A posição conjunta foi assumida pela União das Freguesias de Malagueira e Horta das Figueiras, pela União das Freguesias de Bacelo e Senhora da Saúde e pela União das Freguesias de Évora — Centro Histórico, na sequência de um comunicado municipal sobre a reestruturação do sistema de higiene urbana.
Recolha de resíduos continua fora das competências das juntas
No esclarecimento, as autarquias de freguesia indicam que as competências transferidas “não incluem a manutenção de árvores, a recolha de resíduos urbanos, nem a recolha de monos”.
Esta clarificação surge depois de a Câmara Municipal de Évora ter anunciado a entrada em funcionamento de mais duas viaturas de recolha de resíduos, elevando para 19 o número de veículos afetos ao serviço.

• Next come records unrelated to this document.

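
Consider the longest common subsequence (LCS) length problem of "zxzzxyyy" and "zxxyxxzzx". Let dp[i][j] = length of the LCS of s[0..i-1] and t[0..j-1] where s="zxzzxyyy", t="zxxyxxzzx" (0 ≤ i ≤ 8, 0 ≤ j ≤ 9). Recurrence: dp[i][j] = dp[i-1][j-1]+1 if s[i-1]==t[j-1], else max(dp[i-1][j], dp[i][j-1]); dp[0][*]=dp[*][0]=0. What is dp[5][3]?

   ''  z  x  x  y  x  x  z  z  x
''  0  0  0  0  0  0  0  0  0  0
 z  0  1  1  1  1  1  1  1  1  1
 x  0  1  2  2  2  2  2  2  2  2
 z  0  1  2  2  2  2  2  3  3  3
 z  0  1  2  2  2  2  2  3  4  4
 x  0  1  2  3  3  3  3  3  4  5
 y  0  1  2  3  4  4  4  4  4  5
 y  0  1  2  3  4  4  4  4  4  5
 y  0  1  2  3  4  4  4  4  4  5

3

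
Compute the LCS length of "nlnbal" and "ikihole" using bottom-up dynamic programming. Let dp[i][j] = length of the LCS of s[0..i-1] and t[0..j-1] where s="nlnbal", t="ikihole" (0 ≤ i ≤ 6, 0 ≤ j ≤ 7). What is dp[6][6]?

1

   ''  i  k  i  h  o  l  e
''  0  0  0  0  0  0  0  0
 n  0  0  0  0  0  0  0  0
 l  0  0  0  0  0  0  1  1
 n  0  0  0  0  0  0  1  1
 b  0  0  0  0  0  0  1  1
 a  0  0  0  0  0  0  1  1
 l  0  0  0  0  0  0  1  1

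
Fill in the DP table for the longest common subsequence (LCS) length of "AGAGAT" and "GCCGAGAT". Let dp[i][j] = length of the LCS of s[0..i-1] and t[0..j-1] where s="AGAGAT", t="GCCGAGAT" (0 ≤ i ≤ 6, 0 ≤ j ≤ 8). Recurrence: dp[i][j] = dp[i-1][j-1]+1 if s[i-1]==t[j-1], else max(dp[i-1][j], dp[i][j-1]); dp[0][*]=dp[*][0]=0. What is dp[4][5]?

   ''  G  C  C  G  A  G  A  T
''  0  0  0  0  0  0  0  0  0
 A  0  0  0  0  0  1  1  1  1
 G  0  1  1  1  1  1  2  2  2
 A  0  1  1  1  1  2  2  3  3
 G  0  1  1  1  2  2  3  3  3
 A  0  1  1  1  2  3  3  4  4
 T  0  1  1  1  2  3  3  4  5

2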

No mesmo comunicado, o município referiu que o reforço da frota se juntava a outras medidas em curso, entre as quais a recolha seletiva porta-a-porta, a contratação de equipas especializadas, a reorganização da recolha de resíduos volumosos e a descentralização de competências para as juntas de freguesia.

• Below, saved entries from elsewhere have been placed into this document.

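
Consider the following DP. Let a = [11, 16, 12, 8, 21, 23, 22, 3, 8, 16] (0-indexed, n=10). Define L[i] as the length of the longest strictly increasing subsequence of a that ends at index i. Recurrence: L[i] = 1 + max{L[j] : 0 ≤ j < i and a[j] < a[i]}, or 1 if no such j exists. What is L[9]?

3

   i    0    1    2    3    4    5    6    7    8    9
a[i]   11   16   12    8   21   23   22    3    8   16
L[i]    1    2    2    1    3    4    4    1    2    3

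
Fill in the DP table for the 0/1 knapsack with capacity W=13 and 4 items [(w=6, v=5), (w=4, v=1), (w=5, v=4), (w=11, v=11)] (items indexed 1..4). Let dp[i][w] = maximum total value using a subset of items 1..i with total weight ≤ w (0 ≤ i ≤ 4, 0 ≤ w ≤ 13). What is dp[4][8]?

i\w   0   1   2   3   4   5   6   7   8   9  10  11  12  13
  0   0   0   0   0   0   0   0   0   0   0   0   0   0   0
  1   0   0   0   0   0   0   5   5   5   5   5   5   5   5
  2   0   0   0   0   1   1   5   5   5   5   6   6   6   6
  3   0   0   0   0   1   4   5   5   5   5   6   9   9   9
  4   0   0   0   0   1   4   5   5   5   5   6  11  11  11

5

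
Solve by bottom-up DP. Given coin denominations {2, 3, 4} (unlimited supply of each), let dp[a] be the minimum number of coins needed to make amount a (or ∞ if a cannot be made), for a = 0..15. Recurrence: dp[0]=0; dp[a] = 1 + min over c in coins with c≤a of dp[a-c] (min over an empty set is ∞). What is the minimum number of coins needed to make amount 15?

 a  0  1  2  3  4  5  6  7  8  9 10 11 12 13 14 15
dp  0  -  1  1  1  2  2  2  2  3  3  3  3  4  4  4
(- denotes ∞ / unreachable)

4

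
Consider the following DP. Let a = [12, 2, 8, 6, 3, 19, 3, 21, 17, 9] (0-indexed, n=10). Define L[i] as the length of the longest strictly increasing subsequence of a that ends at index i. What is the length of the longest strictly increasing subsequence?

   i    0    1    2    3    4    5    6    7    8    9
a[i]   12    2    8    6    3   19    3   21   17    9
L[i]    1    1    2    2    2    3    2    4    3    3

4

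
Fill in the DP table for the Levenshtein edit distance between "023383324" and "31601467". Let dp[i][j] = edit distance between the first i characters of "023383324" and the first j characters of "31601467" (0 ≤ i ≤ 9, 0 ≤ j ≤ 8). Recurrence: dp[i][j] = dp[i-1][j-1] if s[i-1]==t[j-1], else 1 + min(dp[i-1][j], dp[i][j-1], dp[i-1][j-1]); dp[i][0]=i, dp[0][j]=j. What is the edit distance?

9

   ''  3  1  6  0  1  4  6  7
''  0  1  2  3  4  5  6  7  8
 0  1  1  2  3  3  4  5  6  7
 2  2  2  2  3  4  4  5  6  7
 3  3  2  3  3  4  5  5  6  7
 3  4  3  3  4  4  5  6  6  7
 8  5  4  4  4  5  5  6  7  7
 3  6  5  5  5  5  6  6  7  8
 3  7  6  6  6  6  6  7  7  8
 2  8  7  7  7  7  7  7  8  8
 4  9  8  8  8  8  8  7  8  9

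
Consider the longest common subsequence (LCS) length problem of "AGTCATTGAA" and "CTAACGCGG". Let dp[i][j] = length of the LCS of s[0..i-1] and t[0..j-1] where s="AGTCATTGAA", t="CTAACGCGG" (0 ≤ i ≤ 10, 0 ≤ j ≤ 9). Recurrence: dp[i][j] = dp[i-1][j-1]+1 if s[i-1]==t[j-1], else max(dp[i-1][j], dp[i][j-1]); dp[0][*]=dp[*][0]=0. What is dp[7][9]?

3

   ''  C  T  A  A  C  G  C  G  G
''  0  0  0  0  0  0  0  0  0  0
 A  0  0  0  1  1  1  1  1  1  1
 G  0  0  0  1  1  1  2  2  2  2
 T  0  0  1  1  1  1  2  2  2  2
 C  0  1  1  1  1  2  2  3  3  3
 A  0  1  1  2  2  2  2  3  3  3
 T  0  1  2  2  2  2  2  3  3  3
 T  0  1  2  2  2  2  2  3  3  3
 G  0  1  2  2  2  2  3  3  4  4
 A  0  1  2  3  3  3  3  3  4  4
 A  0  1  2  3  4  4  4  4  4  4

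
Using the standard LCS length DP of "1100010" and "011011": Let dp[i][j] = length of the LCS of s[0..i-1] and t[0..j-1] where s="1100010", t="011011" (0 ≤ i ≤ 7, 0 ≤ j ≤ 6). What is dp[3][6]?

3

   ''  0  1  1  0  1  1
''  0  0  0  0  0  0  0
 1  0  0  1  1  1  1  1
 1  0  0  1  2  2  2  2
 0  0  1  1  2  3  3  3
 0  0  1  1  2  3  3  3
 0  0  1  1  2  3  3  3
 1  0  1  2  2  3  4  4
 0  0  1  2  2  3  4  4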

As uniões de freguesias esclarecem, contudo, que essa descentralização terá um âmbito limitado e não representa a transferência do serviço municipal de recolha de resíduos.
Competências entram em vigor em janeiro de 2027
Os autos de transferência já aprovados apenas produzirão efeitos a partir de 1 de janeiro de 2027.
A União das Freguesias de Malagueira e Horta das Figueiras e a União das Freguesias de Bacelo e Senhora da Saúde passarão a assumir competências de limpeza urbana e manutenção de espaços verdes em determinadas zonas dos respetivos territórios.
Já a União das Freguesias de Évora — Centro Histórico ficará responsável apenas por trabalhos relacionados com a manutenção de espaços verdes.
As competências também não abrangerão a totalidade das três freguesias. O mapa com a delimitação das áreas abrangidas será divulgado posteriormente.
Transferência será apenas financeira
Segundo o comunicado conjunto, os recursos transferidos pela Câmara Municipal serão exclusivamente financeiros, não estando prevista a passagem de trabalhadores, máquinas, viaturas ou outros meios operacionais para as juntas de freguesia.
Durante os próximos meses será desenvolvido um trabalho técnico de preparação, destinado a organizar a transferência e a permitir que cada junta adquira os equipamentos necessários ao exercício das novas responsabilidades.
As três autarquias consideram esta experiência-piloto “um passo positivo no âmbito das políticas de proximidade”, por permitir que as uniões de freguesias urbanas intervenham operacionalmente nestas áreas.
Reconhecem, no entanto, que o modelo ainda não reúne as “condições operacionais e financeiras ideais” para garantir autonomia e cobertura integral dos respetivos territórios.
Juntas defendem reforço progressivo da intervenção
As uniões de freguesias afirmam ter mantido uma posição colaborativa durante o processo e recordam que já se tinham disponibilizado para receber competências no mandato autárquico anterior.
Segundo o comunicado, a transferência agora formalizada corresponde a uma pretensão anteriormente manifestada pelas juntas, mas que não chegou a concretizar-se por decisão da anterior gestão municipal.
A partir de 2027, as três uniões de freguesias esperam iniciar um processo progressivo de maior intervenção na limpeza urbana, manutenção de espaços verdes e gestão do espaço público, dentro das áreas e das competências que vierem a ser definidas.